The questionnaire survey received 430 responses, with 52 per cent of respondents at board director level and 48 per cent with more than 15 years of experience in the industry. All but a "handful" of respondents were women.
According to the Index, childcare or caring responsibilities continue to be the biggest barrier for women, with three-quarters of respondents reporting they believe a lack of flexible working and family-friendly policies is preventing women from progressing into senior positions.
When asked what impact flexible working has on the careers of PR professionals, 28 per cent believed women progress more slowly than men; in the 2020 survey, 25 per cent believed that was the case.
Those who work agency-side were more likely to believe flexible working impedes career progression than those working in-house (31 per cent vs 23 per cent), something felt more strongly by PR professionals working in the UK (47 per cent).
The proportion of PR professionals who said their board comprises mostly or all women was nine per cent, unchanged on the previous year, having dropped from 14 per cent in 2019. More than half (54 per cent) of those surveyed that have a board of directors said they feel the gender split on their board is unfair, an increase from 46 per cent in 2020.
More PR professionals are taking time off work for stress, too.
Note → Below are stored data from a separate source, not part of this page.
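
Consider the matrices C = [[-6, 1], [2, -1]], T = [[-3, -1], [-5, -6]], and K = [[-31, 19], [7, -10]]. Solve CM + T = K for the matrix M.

CM = K − T = [[-28, 20], [12, -4]].
Left-multiplying both sides by C⁻¹ gives M = C⁻¹(K − T).
det C = 4; the adjugate gives C⁻¹ = [[-1/4, -1/4], [-1/2, -3/2]].
M = C⁻¹(K − T) = [[4, -4], [-4, -4]].

M = [[4, -4], [-4, -4]]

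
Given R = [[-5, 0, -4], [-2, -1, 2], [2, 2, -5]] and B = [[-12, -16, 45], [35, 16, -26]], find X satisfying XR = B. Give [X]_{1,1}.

R is on the right of X, so right-multiply by R⁻¹: X = BR⁻¹.
det R = 3, so R⁻¹ = [[1/3, -8/3, -4/3], [-2, 11, 6], [-2/3, 10/3, 5/3]].
X = BR⁻¹ = [[-12, -16, 45], [35, 16, -26]] · [[1/3, -8/3, -4/3], [-2, 11, 6], [-2/3, 10/3, 5/3]] = [[-2, 6, -5], [-3, -4, 6]].

-2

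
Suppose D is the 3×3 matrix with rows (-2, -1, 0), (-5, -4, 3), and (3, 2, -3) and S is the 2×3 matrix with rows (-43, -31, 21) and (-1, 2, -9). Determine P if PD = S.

P = [[5, 6, -1], [6, -1, 2]]

Right-multiplying both sides by D⁻¹ gives P = SD⁻¹.
det D = -6, so D⁻¹ = [[-1, 1/2, 1/2], [1, -1, -1], [-1/3, -1/6, -1/2]].
P = SD⁻¹ = [[-43, -31, 21], [-1, 2, -9]] · [[-1, 1/2, 1/2], [1, -1, -1], [-1/3, -1/6, -1/2]] = [[5, 6, -1], [6, -1, 2]].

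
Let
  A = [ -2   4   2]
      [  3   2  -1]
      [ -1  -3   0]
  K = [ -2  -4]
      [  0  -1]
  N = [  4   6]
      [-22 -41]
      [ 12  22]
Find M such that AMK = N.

Left-multiply by A⁻¹ and right-multiply by K⁻¹: M = A⁻¹NK⁻¹.
A has determinant -4; A⁻¹ = [[3/4, 3/2, 2], [-1/4, -1/2, -1], [7/4, 5/2, 4]].
K has determinant 2; K⁻¹ = [[-1/2, 2], [0, -1]].
A⁻¹N = [[-6, -13], [-2, -3], [0, -4]].
M = (A⁻¹N)K⁻¹ = [[3, 1], [1, -1], [0, 4]].

M = [[3, 1], [1, -1], [0, 4]]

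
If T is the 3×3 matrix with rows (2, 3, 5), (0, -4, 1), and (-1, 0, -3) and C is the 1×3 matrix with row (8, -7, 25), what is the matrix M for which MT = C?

Since T sits to the right of M, M = CT⁻¹.
det T = 1, so T⁻¹ = [[12, 9, 23], [-1, -1, -2], [-4, -3, -8]].
M = CT⁻¹ = [[8, -7, 25]] · [[12, 9, 23], [-1, -1, -2], [-4, -3, -8]] = [[3, 4, -2]].

M = [[3, 4, -2]]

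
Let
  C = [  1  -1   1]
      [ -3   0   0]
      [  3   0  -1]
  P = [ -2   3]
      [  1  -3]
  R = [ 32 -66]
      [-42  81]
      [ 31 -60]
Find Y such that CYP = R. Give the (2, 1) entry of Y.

Y = C⁻¹RP⁻¹ (apply C⁻¹ on the left and P⁻¹ on the right).
det C = 3; the adjugate gives C⁻¹ = [[0, -1/3, 0], [-1, -4/3, -1], [0, -1, -1]].
det P = 3, so P⁻¹ = [[-1, -1], [-1/3, -2/3]].
C⁻¹R = [[14, -27], [-7, 18], [11, -21]].
Y = (C⁻¹R)P⁻¹ = [[-5, 4], [1, -5], [-4, 3]].

1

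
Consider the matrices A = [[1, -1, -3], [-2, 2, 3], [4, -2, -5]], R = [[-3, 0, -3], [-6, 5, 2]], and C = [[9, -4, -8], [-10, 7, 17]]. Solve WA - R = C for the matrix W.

WA = C + R = [[6, -4, -11], [-16, 12, 19]].
A is on the right of W, so right-multiply by A⁻¹: W = (C + R)A⁻¹.
det A = 6, so A⁻¹ = [[-2/3, 1/6, 1/2], [1/3, 7/6, 1/2], [-2/3, -1/3, 0]].
W = (C + R)A⁻¹ = [[2, 0, 1], [2, 5, -2]].

W = [[2, 0, 1], [2, 5, -2]]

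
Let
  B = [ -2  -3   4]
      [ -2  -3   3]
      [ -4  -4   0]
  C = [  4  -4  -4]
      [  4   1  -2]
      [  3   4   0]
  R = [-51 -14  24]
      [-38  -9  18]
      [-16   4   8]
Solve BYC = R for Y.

Left-multiply by B⁻¹ and right-multiply by C⁻¹: Y = B⁻¹RC⁻¹.
det B = -4, so B⁻¹ = [[-3, 4, -3/4], [3, -4, 1/2], [1, -1, 0]].
det C = 4, so C⁻¹ = [[2, -4, 3], [-3/2, 3, -2], [13/4, -7, 5]].
B⁻¹R = [[13, 3, -6], [-9, -4, 4], [-13, -5, 6]].
Y = (B⁻¹R)C⁻¹ = [[2, -1, 3], [1, -4, 1], [1, -5, 1]].

Y = [[2, -1, 3], [1, -4, 1], [1, -5, 1]]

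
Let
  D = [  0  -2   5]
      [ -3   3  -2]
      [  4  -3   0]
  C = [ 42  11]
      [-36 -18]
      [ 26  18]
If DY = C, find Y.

Since D multiplies Y on the left, Y = D⁻¹C.
det D = 1, so D⁻¹ = [[-6, -15, -11], [-8, -20, -15], [-3, -8, -6]].
Y = D⁻¹C = [[-6, -15, -11], [-8, -20, -15], [-3, -8, -6]] · [[42, 11], [-36, -18], [26, 18]] = [[2, 6], [-6, 2], [6, 3]].

Y = [[2, 6], [-6, 2], [6, 3]]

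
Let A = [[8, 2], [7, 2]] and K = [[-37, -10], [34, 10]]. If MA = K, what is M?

Since A sits to the right of M, M = KA⁻¹.
det A = 2; the adjugate gives A⁻¹ = [[1, -1], [-7/2, 4]].
M = KA⁻¹ = [[-37, -10], [34, 10]] · [[1, -1], [-7/2, 4]] = [[-2, -3], [-1, 6]].

M = [[-2, -3], [-1, 6]]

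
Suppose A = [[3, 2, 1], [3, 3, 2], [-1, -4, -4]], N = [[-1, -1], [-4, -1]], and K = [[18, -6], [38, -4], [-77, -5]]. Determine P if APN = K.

Left-multiply by A⁻¹ and right-multiply by N⁻¹: P = A⁻¹KN⁻¹.
A has determinant -1; A⁻¹ = [[4, -4, -1], [-10, 11, 3], [9, -10, -3]].
det N = -3; the adjugate gives N⁻¹ = [[1/3, -1/3], [-4/3, 1/3]].
A⁻¹K = [[-3, -3], [7, 1], [13, 1]].
P = (A⁻¹K)N⁻¹ = [[3, 0], [1, -2], [3, -4]].

P = [[3, 0], [1, -2], [3, -4]]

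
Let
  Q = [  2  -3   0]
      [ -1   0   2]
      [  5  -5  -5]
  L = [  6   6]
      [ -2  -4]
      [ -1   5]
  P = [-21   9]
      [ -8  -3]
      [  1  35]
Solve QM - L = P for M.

M = [[0, 3], [5, -3], [-5, -2]]

QM = P + L = [[-15, 15], [-10, -7], [0, 40]].
Q is on the left of M, so left-multiply by Q⁻¹: M = Q⁻¹(P + L).
det Q = 5; the adjugate gives Q⁻¹ = [[2, -3, -6/5], [1, -2, -4/5], [1, -1, -3/5]].
M = Q⁻¹(P + L) = [[0, 3], [5, -3], [-5, -2]].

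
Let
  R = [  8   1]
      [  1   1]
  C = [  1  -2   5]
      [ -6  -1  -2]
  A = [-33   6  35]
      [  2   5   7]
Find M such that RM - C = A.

M = [[-4, 0, 5], [0, 4, 0]]

RM = A + C = [[-32, 4, 40], [-4, 4, 5]].
Left-multiplying both sides by R⁻¹ gives M = R⁻¹(A + C).
det R = 7; the adjugate gives R⁻¹ = [[1/7, -1/7], [-1/7, 8/7]].
M = R⁻¹(A + C) = [[-4, 0, 5], [0, 4, 0]].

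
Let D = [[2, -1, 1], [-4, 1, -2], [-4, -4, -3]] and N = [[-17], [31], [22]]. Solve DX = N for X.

Since D multiplies X on the left, X = D⁻¹N.
det D = 2, so D⁻¹ = [[-11/2, -7/2, 1/2], [-2, -1, 0], [10, 6, -1]].
X = D⁻¹N = [[-11/2, -7/2, 1/2], [-2, -1, 0], [10, 6, -1]] · [[-17], [31], [22]] = [[-4], [3], [-6]].

X = [[-4], [3], [-6]]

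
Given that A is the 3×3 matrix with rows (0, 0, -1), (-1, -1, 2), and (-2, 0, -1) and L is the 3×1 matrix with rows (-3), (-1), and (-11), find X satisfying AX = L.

Left-multiplying both sides by A⁻¹ gives X = A⁻¹L.
det A = 2; the adjugate gives A⁻¹ = [[1/2, 0, -1/2], [-5/2, -1, 1/2], [-1, 0, 0]].
X = A⁻¹L = [[1/2, 0, -1/2], [-5/2, -1, 1/2], [-1, 0, 0]] · [[-3], [-1], [-11]] = [[4], [3], [3]].

X = [[4], [3], [3]]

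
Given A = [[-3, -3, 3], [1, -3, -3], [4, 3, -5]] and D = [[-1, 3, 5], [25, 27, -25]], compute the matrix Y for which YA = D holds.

Y = [[-5, 0, -4], [-6, -1, 2]]

Right-multiplying both sides by A⁻¹ gives Y = DA⁻¹.
det A = -6, so A⁻¹ = [[-4, 1, -3], [7/6, -1/2, 1], [-5/2, 1/2, -2]].
Y = DA⁻¹ = [[-1, 3, 5], [25, 27, -25]] · [[-4, 1, -3], [7/6, -1/2, 1], [-5/2, 1/2, -2]] = [[-5, 0, -4], [-6, -1, 2]].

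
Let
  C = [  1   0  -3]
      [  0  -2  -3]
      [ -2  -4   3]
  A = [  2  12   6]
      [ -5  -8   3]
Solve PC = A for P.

P = [[-2, -2, -2], [-5, 4, 0]]

C is on the right of P, so right-multiply by C⁻¹: P = AC⁻¹.
C has determinant -6; C⁻¹ = [[3, -2, 1], [-1, 1/2, -1/2], [2/3, -2/3, 1/3]].
P = AC⁻¹ = [[2, 12, 6], [-5, -8, 3]] · [[3, -2, 1], [-1, 1/2, -1/2], [2/3, -2/3, 1/3]] = [[-2, -2, -2], [-5, 4, 0]].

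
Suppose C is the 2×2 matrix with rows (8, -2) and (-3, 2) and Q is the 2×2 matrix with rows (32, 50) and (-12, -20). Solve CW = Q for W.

W = [[4, 6], [0, -1]]

Left-multiplying both sides by C⁻¹ gives W = C⁻¹Q.
C has determinant 10; C⁻¹ = [[1/5, 1/5], [3/10, 4/5]].
W = C⁻¹Q = [[1/5, 1/5], [3/10, 4/5]] · [[32, 50], [-12, -20]] = [[4, 6], [0, -1]].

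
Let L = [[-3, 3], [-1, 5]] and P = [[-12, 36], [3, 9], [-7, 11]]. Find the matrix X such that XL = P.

L is on the right of X, so right-multiply by L⁻¹: X = PL⁻¹.
det L = -12, so L⁻¹ = [[-5/12, 1/4], [-1/12, 1/4]].
X = PL⁻¹ = [[-12, 36], [3, 9], [-7, 11]] · [[-5/12, 1/4], [-1/12, 1/4]] = [[2, 6], [-2, 3], [2, 1]].

X = [[2, 6], [-2, 3], [2, 1]]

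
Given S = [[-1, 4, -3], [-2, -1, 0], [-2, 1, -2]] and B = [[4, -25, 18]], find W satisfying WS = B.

Right-multiplying both sides by S⁻¹ gives W = BS⁻¹.
det S = -6, so S⁻¹ = [[-1/3, -5/6, 1/2], [2/3, 2/3, -1], [2/3, 7/6, -3/2]].
W = BS⁻¹ = [[4, -25, 18]] · [[-1/3, -5/6, 1/2], [2/3, 2/3, -1], [2/3, 7/6, -3/2]] = [[-6, 1, 0]].

W = [[-6, 1, 0]]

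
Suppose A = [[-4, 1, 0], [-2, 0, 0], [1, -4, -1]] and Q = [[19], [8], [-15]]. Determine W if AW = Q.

W = [[-4], [3], [-1]]

A is on the left of W, so left-multiply by A⁻¹: W = A⁻¹Q.
det A = -2; the adjugate gives A⁻¹ = [[0, -1/2, 0], [1, -2, 0], [-4, 15/2, -1]].
W = A⁻¹Q = [[0, -1/2, 0], [1, -2, 0], [-4, 15/2, -1]] · [[19], [8], [-15]] = [[-4], [3], [-1]].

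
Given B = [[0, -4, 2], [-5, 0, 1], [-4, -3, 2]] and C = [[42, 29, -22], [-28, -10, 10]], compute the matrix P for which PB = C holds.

P = [[-5, -6, -3], [1, 4, 2]]

Right-multiplying both sides by B⁻¹ gives P = CB⁻¹.
det B = 6; the adjugate gives B⁻¹ = [[1/2, 1/3, -2/3], [1, 4/3, -5/3], [5/2, 8/3, -10/3]].
P = CB⁻¹ = [[42, 29, -22], [-28, -10, 10]] · [[1/2, 1/3, -2/3], [1, 4/3, -5/3], [5/2, 8/3, -10/3]] = [[-5, -6, -3], [1, 4, 2]].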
This year’s Index found that, while the majority (64 per cent) of PR professionals have not taken time off work due to work-related stress and anxiety, the number who have done so is up year on year (33 per cent in 2021 vs 27 per cent in 2020).
Angela Oakes, joint president and co-founder of GWPR, said: “With the changes to more flexible working practices being brought about by COVID-19 and a real recognition by businesses that women, and a truly diverse workforce, really do make a difference to the profitability of a company, there is light at the end of the tunnel. We hope that our 2022 Annual Index will show that the dial has moved to a better place for all of us in our industry, which still remains two-thirds female.”
The PRCA's annual census, released in November, put the UK gender pay gap in comms at 12.7 per cent.
PRWeek UK examined the issue of gender and ethnicity pay gaps in the industry at length in a special project last year.